António Cruz' 2005 [figueira.net]

quinta-feira, julho 21, 2005

dissonâncias globais

Planeta Terra [Mundo], Século XXI

o Sol lá fora está hoje encoberto / como quem tem vergonha de olhar / mira a medo o Mundo descoberto / e tem medo do que possa mirar

desconfia das grandes plateias ­/ dos sorrisos bem engravatados / e adivinha nos gestos vis teias / ocultas sob discursos inflamados

corpos tratados sob Declarações / dos direitos da gente inchada

que valem em pequenas porções / migalhas de gente numa estrada / percorrida por milhões e milhões

feitos de fome, dor e mais nada

texto: [Ricardo Manuel Santos, 12Mar.03] imagem: [Gwenaël Bollinger, 29Mai.05]

sábado, junho 25, 2005

vindo do céu

venho das estrelas / e desço à realidade / sentado nas asas de um pássaro

gostava de lá viver a eternidade
isolado na paz do prazer / do teu regaço

e há uma gota que me foge / pelo rosto segue / à passagem do tempo
e lá longe fica o teu abraço / numa doce prece / no calor do momento

e as linhas da estrada passam / e o mundo avança / sempre mais triste e triste

o brilho do sonho apagou-se
é lembrança, só lembrança / que em mim existe

e eu vou, tenho que ir sozinho / que o céu sem ti / não fica no meu caminho...

texto: [Ricardo Manuel Santos, 9Set.03] imagem: [Ana Borges, 30Abri.05]

sexta-feira, junho 10, 2005

fragrância azul

submergir. do azul forte, escuro, denso até ao limite das águas. até o sol nos banhar a face, até a pele ganhar a cor e a forma, o corpo o peso e a medida. até nos sentirmos respirar, asas livres sem pressão. sem medo.

a fragrância do azul sabe a mar. tem sal e movimento, tem estrelas, pedras, tem algas e mais sal. dizem que sempre tem sol. dizem que sempre tem força. mas eu acredito que o azul [o mar] também sabe chorar. e tem lágrimas que são gotas, que são nossas, que são minhas, que não são de ninguém.

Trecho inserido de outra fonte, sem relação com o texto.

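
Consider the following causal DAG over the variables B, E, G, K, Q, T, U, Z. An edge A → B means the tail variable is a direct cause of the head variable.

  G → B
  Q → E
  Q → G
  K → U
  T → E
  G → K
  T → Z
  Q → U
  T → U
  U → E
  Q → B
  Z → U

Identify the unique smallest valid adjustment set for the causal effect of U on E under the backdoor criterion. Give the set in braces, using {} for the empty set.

Variables eligible for adjustment (non-descendants of U, excluding U and E): {B, G, K, Q, T, Z}.
Backdoor paths from U to E:
  P1: U <- T -> E
  P2: U <- Q -> E
  P3: U <- K <- G <- Q -> E
  P4: U <- K <- G -> B <- Q -> E
  P5: U <- Z <- T -> E
The empty set is not sufficient: P1 (U <- T -> E) has no collider blocking it and no conditioned non-collider, so it is open.
Try {Q, T}:
  P1: blocked at fork node T ∈ conditioning set.
  P2: blocked at fork node Q ∈ conditioning set.
  P3: blocked at fork node Q ∈ conditioning set.
  P4: blocked at collider B (neither it nor any descendant is in the conditioning set).
  P5: blocked at fork node T ∈ conditioning set.
{Q, T} contains no descendant of U and blocks every backdoor path.
Every element of {Q, T} is needed (dropping Q leaves P2 open; dropping T leaves P1 open), so no proper subset is valid.
Among all size-2 subsets of the eligible variables, only {Q, T} blocks every backdoor path, so it is the unique smallest valid adjustment set.

{Q, T}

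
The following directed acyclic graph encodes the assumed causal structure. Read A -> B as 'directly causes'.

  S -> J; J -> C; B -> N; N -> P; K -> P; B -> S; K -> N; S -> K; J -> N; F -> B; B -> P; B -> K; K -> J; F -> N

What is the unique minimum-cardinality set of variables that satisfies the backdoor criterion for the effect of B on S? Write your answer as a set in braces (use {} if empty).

{}

Variables eligible for adjustment (non-descendants of B, excluding B and S): {F}.
Backdoor paths from B to S:
  P1: B <- F -> N <- K <- S
  P2: B <- F -> N <- K -> J <- S
  P3: B <- F -> N <- J <- S
  P4: B <- F -> N <- J <- K <- S
  P5: B <- F -> N -> P <- K <- S
  P6: B <- F -> N -> P <- K -> J <- S
Each backdoor path contains an unconditioned collider, so every path is already blocked with the empty conditioning set:
  P1: blocked at collider N (neither it nor any descendant is in the conditioning set).
  P2: blocked at collider N (neither it nor any descendant is in the conditioning set).
  P3: blocked at collider N (neither it nor any descendant is in the conditioning set).
  P4: blocked at collider N (neither it nor any descendant is in the conditioning set).
  P5: blocked at collider P (neither it nor any descendant is in the conditioning set).
  P6: blocked at collider P (neither it nor any descendant is in the conditioning set).
The empty set is therefore the unique smallest valid set.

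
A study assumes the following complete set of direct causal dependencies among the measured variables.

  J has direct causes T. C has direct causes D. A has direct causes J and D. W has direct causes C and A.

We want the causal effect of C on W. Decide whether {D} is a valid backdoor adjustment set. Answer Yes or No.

Backdoor paths from C to W (paths whose first edge points into C):
  P1: C <- D -> A -> W
Condition 1 (no descendant of C in the set): holds — descendants of C are {W}; none are in {D}.
Condition 2 (every backdoor path blocked by {D}):
  P1: blocked at fork node D ∈ conditioning set.
{D} satisfies the backdoor criterion.

Yes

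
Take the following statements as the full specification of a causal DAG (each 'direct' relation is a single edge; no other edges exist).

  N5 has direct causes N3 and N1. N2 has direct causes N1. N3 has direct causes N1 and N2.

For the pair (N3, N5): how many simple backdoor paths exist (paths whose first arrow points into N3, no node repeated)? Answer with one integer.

A backdoor path from N3 to N5 is any simple undirected path whose first edge points into N3 (i.e. leaves N3 via a parent).
Parents of N3: {N1, N2}.
Enumerating:
  P1: N3 <- N1 -> N5
  P2: N3 <- N2 <- N1 -> N5
That exhausts the simple backdoor paths. Count: 2.

2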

submergir dos teus vestidos azuis enrolados em mim, presos ao sabor do meu corpo. decifrar a textura do vento, das areias que incomodam até tu chegares, da pele que usas com cheiro de amor. encontrar os teus lábios rubros envergonhados do teu olhar azul.

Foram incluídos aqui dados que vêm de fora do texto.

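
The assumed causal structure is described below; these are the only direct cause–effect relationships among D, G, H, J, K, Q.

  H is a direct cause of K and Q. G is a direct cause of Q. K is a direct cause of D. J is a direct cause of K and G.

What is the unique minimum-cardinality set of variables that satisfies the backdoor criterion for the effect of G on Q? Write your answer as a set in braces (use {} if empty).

Variables eligible for adjustment (non-descendants of G, excluding G and Q): {D, H, J, K}.
Backdoor paths from G to Q:
  P1: G <- J -> K <- H -> Q
Each backdoor path contains an unconditioned collider, so every path is already blocked with the empty conditioning set:
  P1: blocked at collider K (neither it nor any descendant is in the conditioning set).
The empty set is therefore the unique smallest valid set.

{}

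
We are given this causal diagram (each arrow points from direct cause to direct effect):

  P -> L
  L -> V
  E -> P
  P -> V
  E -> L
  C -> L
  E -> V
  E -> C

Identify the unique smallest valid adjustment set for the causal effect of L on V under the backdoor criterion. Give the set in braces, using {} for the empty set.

{E, P}

Variables eligible for adjustment (non-descendants of L, excluding L and V): {C, E, P}.
Backdoor paths from L to V:
  P1: L <- E -> P -> V
  P2: L <- E -> V
  P3: L <- P <- E -> V
  P4: L <- P -> V
  P5: L <- C <- E -> P -> V
  P6: L <- C <- E -> V
The empty set is not sufficient: P1 (L <- E -> P -> V) has no collider blocking it and no conditioned non-collider, so it is open.
Try {E, P}:
  P1: blocked at fork node E ∈ conditioning set.
  P2: blocked at fork node E ∈ conditioning set.
  P3: blocked at chain node P ∈ conditioning set.
  P4: blocked at fork node P ∈ conditioning set.
  P5: blocked at fork node E ∈ conditioning set.
  P6: blocked at fork node E ∈ conditioning set.
{E, P} contains no descendant of L and blocks every backdoor path.
Every element of {E, P} is needed (dropping E leaves P2 open; dropping P leaves P4 open), so no proper subset is valid.
Among all size-2 subsets of the eligible variables, only {E, P} blocks every backdoor path, so it is the unique smallest valid adjustment set.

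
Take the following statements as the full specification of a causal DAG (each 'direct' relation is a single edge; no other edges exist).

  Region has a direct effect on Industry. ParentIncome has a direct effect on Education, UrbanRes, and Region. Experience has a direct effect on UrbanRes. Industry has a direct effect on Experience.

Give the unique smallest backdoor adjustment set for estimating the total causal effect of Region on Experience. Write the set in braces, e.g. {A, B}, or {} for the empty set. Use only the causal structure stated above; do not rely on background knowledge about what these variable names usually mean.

Variables eligible for adjustment (non-descendants of Region, excluding Region and Experience): {Education, ParentIncome}.
Backdoor paths from Region to Experience:
  P1: Region <- ParentIncome -> UrbanRes <- Experience
Each backdoor path contains an unconditioned collider, so every path is already blocked with the empty conditioning set:
  P1: blocked at collider UrbanRes (neither it nor any descendant is in the conditioning set).
The empty set is therefore the unique smallest valid set.

{}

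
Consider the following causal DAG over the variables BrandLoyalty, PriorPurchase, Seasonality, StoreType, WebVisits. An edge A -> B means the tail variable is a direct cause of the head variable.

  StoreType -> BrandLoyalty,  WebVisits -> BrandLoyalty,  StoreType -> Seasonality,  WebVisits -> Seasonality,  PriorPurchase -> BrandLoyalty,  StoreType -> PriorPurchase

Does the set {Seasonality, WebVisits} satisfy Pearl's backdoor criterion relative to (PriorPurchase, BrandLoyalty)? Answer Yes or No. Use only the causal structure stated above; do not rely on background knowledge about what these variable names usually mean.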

como o céu e o mar se pintam, nos mergulhos que damos abraçados. e tu, farol, que nos olhas enamorado.

pudera os dias viver só de fragrâncias azuis. como o de hoje.

»» azul C-A #2

sexta-feira, maio 20, 2005

qualquer coisa de bom

são tantas as coisas boas que o Mundo tem para nos oferecer. são tantas.

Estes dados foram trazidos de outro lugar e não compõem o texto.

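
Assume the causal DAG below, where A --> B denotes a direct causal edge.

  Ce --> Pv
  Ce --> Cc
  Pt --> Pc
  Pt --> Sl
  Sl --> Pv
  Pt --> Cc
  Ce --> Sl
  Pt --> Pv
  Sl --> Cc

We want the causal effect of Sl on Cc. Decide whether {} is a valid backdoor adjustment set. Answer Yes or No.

Backdoor paths from Sl to Cc (paths whose first edge points into Sl):
  P1: Sl <- Pt -> Pv <- Ce -> Cc
  P2: Sl <- Pt -> Cc
  P3: Sl <- Ce -> Pv <- Pt -> Cc
  P4: Sl <- Ce -> Cc
Condition 1 (no descendant of Sl in the set): holds — descendants of Sl are {Cc, Pv}; none are in {}.
Condition 2 (every backdoor path blocked by {}):
  P1: blocked at collider Pv (neither it nor any descendant is in the conditioning set).
  P2: open — no interior node is in the conditioning set.
  P3: blocked at collider Pv (neither it nor any descendant is in the conditioning set).
  P4: open — no interior node is in the conditioning set.
{} does not satisfy the backdoor criterion.

No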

para ler. “Qualquer coisa de bom”, é bom de se ler. é uma sobremesa sonhada, daquelas que raramente nos vêm à mesa, mas que nunca nos cansamos de imaginar. até ao dia em que, sonho ou não, conseguimos dosear as quantidades certas de moca, chocolate e baunilha e nos servimos a nós próprios de um doce beijo.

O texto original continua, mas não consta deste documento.